While this hypothesis has been refuted by David Woods in his 1994 article “St. Christopher, Bishop Peter of Attalia, and the Cohors Marmaritarum: A Fresh Examination”, as reported by Sarah Victoria Buxton, the “Apherou” epithet has continued to work its way into the popular imagination (at least to the extent that any work on Hermanubis can be considered “popular”).

It turns out that David Gordon White sourced this information from Claude Gaignebet’s two-volume 1986 work, A plus hault sens : l’ésotérisme spirituel et charnel de Rabelais. While Gaignebet may have been a notable folklorist and ethnologist, it seems apparent that he was either sorely lacking in knowledge of the Egyptian language or was more interested in popular etymology than in the historical variety.

This is the sole source for the “Apherou” epithet, and it falls apart upon even a cursory attempt to corroborate its veracity. Faulkner’s A Concise Dictionary of Middle Egyptian yields wp or wpi for “open”, pronounced “wep” or “oop”, and one can see how “ap” in “Apherou” could be derived from this word. There is however absolutely no word meaning “road” which bears even a remote resemblance to “herou”.

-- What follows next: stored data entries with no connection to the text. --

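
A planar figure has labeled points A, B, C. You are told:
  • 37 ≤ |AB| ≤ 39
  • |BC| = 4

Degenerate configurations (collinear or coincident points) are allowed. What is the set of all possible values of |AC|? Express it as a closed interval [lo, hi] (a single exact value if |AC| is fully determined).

|AC| ∈ [33, 43]  (≈ [33.0000, 43.0000])

|AB| ∈ [37, 39]
|BC| ∈ {4}
|AC| ∈ [33, 43]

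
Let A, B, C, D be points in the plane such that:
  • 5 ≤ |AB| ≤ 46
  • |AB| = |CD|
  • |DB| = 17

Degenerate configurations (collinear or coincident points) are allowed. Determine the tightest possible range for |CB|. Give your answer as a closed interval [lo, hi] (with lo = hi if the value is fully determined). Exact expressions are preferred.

|CB| ∈ [0, 63]  (≈ [0.0000, 63.0000])

|AB| ∈ [5, 46]
|BD| ∈ {17}
|CD| ∈ [5, 46]
|AD| ∈ [0, 63]
|BC| ∈ [0, 63]
|AC| ∈ [0, 109]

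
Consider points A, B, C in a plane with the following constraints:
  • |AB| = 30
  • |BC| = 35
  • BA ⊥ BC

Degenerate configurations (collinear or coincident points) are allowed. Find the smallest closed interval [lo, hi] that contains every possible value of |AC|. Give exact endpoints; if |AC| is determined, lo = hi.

|AB| ∈ {30}
|BC| ∈ {35}
|AC| ∈ {5·√(85)}

|AC| = 5·√(85)  (≈ 46.0977)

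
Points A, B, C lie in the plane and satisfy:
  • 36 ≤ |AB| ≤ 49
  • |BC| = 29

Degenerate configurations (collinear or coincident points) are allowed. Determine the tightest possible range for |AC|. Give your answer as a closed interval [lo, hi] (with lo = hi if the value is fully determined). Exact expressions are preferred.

|AB| ∈ [36, 49]
|BC| ∈ {29}
|AC| ∈ [7, 78]

|AC| ∈ [7, 78]  (≈ [7.0000, 78.0000])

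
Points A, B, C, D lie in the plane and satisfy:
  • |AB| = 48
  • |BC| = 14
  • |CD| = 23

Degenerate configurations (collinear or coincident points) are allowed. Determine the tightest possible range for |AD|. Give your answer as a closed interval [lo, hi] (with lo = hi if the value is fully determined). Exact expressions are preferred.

|AD| ∈ [11, 85]  (≈ [11.0000, 85.0000])

|AB| ∈ {48}
|BC| ∈ {14}
|CD| ∈ {23}
|AC| ∈ [34, 62]
|BD| ∈ [9, 37]
|AD| ∈ [11, 85]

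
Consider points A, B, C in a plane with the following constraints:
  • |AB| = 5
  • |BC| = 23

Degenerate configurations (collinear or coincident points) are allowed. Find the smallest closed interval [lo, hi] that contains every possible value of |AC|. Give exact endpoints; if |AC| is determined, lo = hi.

|AB| ∈ {5}
|BC| ∈ {23}
|AC| ∈ [18, 28]

|AC| ∈ [18, 28]  (≈ [18.0000, 28.0000])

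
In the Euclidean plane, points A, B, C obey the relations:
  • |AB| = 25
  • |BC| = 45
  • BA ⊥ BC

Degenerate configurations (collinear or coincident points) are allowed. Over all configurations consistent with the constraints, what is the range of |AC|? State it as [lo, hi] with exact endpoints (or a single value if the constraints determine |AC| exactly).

|AB| ∈ {25}
|BC| ∈ {45}
|AC| ∈ {5·√(106)}

|AC| = 5·√(106)  (≈ 51.4782)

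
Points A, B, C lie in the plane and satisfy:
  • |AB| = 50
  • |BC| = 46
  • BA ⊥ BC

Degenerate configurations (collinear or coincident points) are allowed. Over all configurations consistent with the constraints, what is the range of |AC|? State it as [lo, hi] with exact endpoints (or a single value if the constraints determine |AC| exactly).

|AB| ∈ {50}
|BC| ∈ {46}
|AC| ∈ {2·√(1154)}

|AC| = 2·√(1154)  (≈ 67.9412)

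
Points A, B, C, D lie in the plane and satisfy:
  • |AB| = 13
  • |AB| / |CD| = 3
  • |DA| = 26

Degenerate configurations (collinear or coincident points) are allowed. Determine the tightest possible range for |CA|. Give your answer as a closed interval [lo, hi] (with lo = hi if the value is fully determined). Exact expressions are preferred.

|AB| ∈ {13}
|AD| ∈ {26}
|CD| ∈ {13/3}
|BD| ∈ [13, 39]
|AC| ∈ [65/3, 91/3]
|BC| ∈ [26/3, 130/3]

|CA| ∈ [65/3, 91/3]  (≈ [21.6667, 30.3333])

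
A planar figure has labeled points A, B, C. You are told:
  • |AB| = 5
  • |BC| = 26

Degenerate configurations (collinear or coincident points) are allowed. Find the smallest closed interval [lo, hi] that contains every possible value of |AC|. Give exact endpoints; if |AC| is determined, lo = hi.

|AC| ∈ [21, 31]  (≈ [21.0000, 31.0000])

|AB| ∈ {5}
|BC| ∈ {26}
|AC| ∈ [21, 31]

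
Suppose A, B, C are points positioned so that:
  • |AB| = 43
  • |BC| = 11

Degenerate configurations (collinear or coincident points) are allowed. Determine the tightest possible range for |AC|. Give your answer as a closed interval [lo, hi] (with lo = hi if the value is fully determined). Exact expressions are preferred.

|AB| ∈ {43}
|BC| ∈ {11}
|AC| ∈ [32, 54]

|AC| ∈ [32, 54]  (≈ [32.0000, 54.0000])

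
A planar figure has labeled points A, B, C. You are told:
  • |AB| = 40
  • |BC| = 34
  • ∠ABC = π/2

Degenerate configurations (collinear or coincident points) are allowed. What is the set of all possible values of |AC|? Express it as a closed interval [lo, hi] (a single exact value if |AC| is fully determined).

|AC| = 2·√(689)  (≈ 52.4976)

|AB| ∈ {40}
|BC| ∈ {34}
|AC| ∈ {2·√(689)}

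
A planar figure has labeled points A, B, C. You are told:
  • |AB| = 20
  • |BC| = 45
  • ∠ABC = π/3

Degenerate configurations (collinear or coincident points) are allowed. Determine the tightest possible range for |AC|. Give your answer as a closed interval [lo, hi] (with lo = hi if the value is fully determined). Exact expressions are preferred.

|AC| = 5·√(61)  (≈ 39.0512)

|AB| ∈ {20}
|BC| ∈ {45}
|AC| ∈ {5·√(61)}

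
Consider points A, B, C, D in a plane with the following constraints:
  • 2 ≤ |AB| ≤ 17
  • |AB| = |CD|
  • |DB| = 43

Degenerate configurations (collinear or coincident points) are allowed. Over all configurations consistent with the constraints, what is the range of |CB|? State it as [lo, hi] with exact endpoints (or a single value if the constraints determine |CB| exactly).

|AB| ∈ [2, 17]
|BD| ∈ {43}
|CD| ∈ [2, 17]
|AD| ∈ [26, 60]
|BC| ∈ [26, 60]
|AC| ∈ [9, 77]

|CB| ∈ [26, 60]  (≈ [26.0000, 60.0000])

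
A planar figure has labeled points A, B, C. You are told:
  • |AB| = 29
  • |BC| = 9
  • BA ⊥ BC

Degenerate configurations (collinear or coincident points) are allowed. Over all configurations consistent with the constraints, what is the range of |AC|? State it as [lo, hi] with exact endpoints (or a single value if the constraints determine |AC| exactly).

|AB| ∈ {29}
|BC| ∈ {9}
|AC| ∈ {√(922)}

|AC| = √(922)  (≈ 30.3645)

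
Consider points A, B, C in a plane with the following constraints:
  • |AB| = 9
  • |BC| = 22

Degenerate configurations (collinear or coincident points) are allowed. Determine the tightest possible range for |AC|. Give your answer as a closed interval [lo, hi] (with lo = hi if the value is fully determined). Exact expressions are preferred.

|AB| ∈ {9}
|BC| ∈ {22}
|AC| ∈ [13, 31]

|AC| ∈ [13, 31]  (≈ [13.0000, 31.0000])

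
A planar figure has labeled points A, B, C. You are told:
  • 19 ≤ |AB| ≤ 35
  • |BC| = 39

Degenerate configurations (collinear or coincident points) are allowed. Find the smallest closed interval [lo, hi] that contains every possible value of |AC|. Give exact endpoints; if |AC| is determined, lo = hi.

|AB| ∈ [19, 35]
|BC| ∈ {39}
|AC| ∈ [4, 74]

|AC| ∈ [4, 74]  (≈ [4.0000, 74.0000])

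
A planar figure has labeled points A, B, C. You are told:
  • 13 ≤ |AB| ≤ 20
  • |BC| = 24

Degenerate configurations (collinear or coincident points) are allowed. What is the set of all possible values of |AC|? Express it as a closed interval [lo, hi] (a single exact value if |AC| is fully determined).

|AB| ∈ [13, 20]
|BC| ∈ {24}
|AC| ∈ [4, 44]

|AC| ∈ [4, 44]  (≈ [4.0000, 44.0000])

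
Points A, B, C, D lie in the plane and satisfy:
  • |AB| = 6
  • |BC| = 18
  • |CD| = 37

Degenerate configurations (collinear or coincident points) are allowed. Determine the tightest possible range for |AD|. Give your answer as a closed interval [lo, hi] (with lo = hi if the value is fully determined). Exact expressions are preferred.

|AB| ∈ {6}
|BC| ∈ {18}
|CD| ∈ {37}
|AC| ∈ [12, 24]
|BD| ∈ [19, 55]
|AD| ∈ [13, 61]

|AD| ∈ [13, 61]  (≈ [13.0000, 61.0000])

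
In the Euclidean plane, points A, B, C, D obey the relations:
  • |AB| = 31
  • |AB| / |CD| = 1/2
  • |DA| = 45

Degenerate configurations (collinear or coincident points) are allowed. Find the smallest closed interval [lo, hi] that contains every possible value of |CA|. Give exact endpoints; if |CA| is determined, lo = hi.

|CA| ∈ [17, 107]  (≈ [17.0000, 107.0000])

|AB| ∈ {31}
|AD| ∈ {45}
|CD| ∈ {62}
|BD| ∈ [14, 76]
|AC| ∈ [17, 107]
|BC| ∈ [0, 138]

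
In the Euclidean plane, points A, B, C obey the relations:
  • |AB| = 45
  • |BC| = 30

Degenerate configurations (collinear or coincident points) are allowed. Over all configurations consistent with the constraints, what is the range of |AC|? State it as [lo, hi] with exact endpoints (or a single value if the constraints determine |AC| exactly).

|AB| ∈ {45}
|BC| ∈ {30}
|AC| ∈ [15, 75]

|AC| ∈ [15, 75]  (≈ [15.0000, 75.0000])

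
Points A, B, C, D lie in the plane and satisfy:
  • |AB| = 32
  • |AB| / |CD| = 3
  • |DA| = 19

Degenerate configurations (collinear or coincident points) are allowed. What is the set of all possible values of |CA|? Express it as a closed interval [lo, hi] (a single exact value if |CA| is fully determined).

|CA| ∈ [25/3, 89/3]  (≈ [8.3333, 29.6667])

|AB| ∈ {32}
|AD| ∈ {19}
|CD| ∈ {32/3}
|BD| ∈ [13, 51]
|AC| ∈ [25/3, 89/3]
|BC| ∈ [7/3, 185/3]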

On the other hand, there is a very well-known phrase in Middle Egyptian which does bear fruit. This is Wp-wwt, from the aforementioned wp plus the word wt meaning “road” or “way”. It is also the name of the god Wepwawet, whose name means precisely “way-opener”, and which Faulkner notes is also an epithet of Anubis despite also being a separate and distinct deity unto himself.

And there you have it. Thanks to the confusion of a single author, Claude Gaignebet, later perpetuated via Gordon White, literally every single person who works with Hermanubis for the better part of the last decade is likely using an epithet with an entirely spurious etymology. I therefore strongly advocate for replacing “Apherou” with “Wepwawet” in your workings with him, for obvious reason.

UPDATE: Yuri Abietti, the author of the La Stella a Otto Punte blog (which was the Italian source I mentioned in my article) has done me the honor of translating this post into Italian. You can find his translation here. Thank you, Yuri!


  1. Yuri Abietti

    Hi Nick, I’m Yuri, the author of the article on Hermanubis in Italian you linked in your post! First of all, I’d like to thank you for your research, what you came across is very useful and I’m glad to correct my article accordingly. On this regard, I would like to ask your permission to translate this post (of course, with a link to this page on your website and giving full credits), so that I can update my previous articles on the matter. Also, if you are planning to do a follow-up on Hermanubis, I would be really interested in translating it on my blog (always giving full credit to you and putting a link to the original source).
    Thank you very much in advance, hope to hear from you soon!
    Greetings from Italy!

    • Nicholas Chapel

      Thank you so much–and thanks for tracking me down on Facebook this morning. (For anyone else who may be reading this comment, I rarely get anything other than spam messages as comments on my blog, so I seldom review them; Discord is the best way to reach me, and you can find my Discord info on my About Me page.) While we already connected there, I wanted to thank you here as well, and to publicly share my blessing for the translation. I look forward to keeping in touch!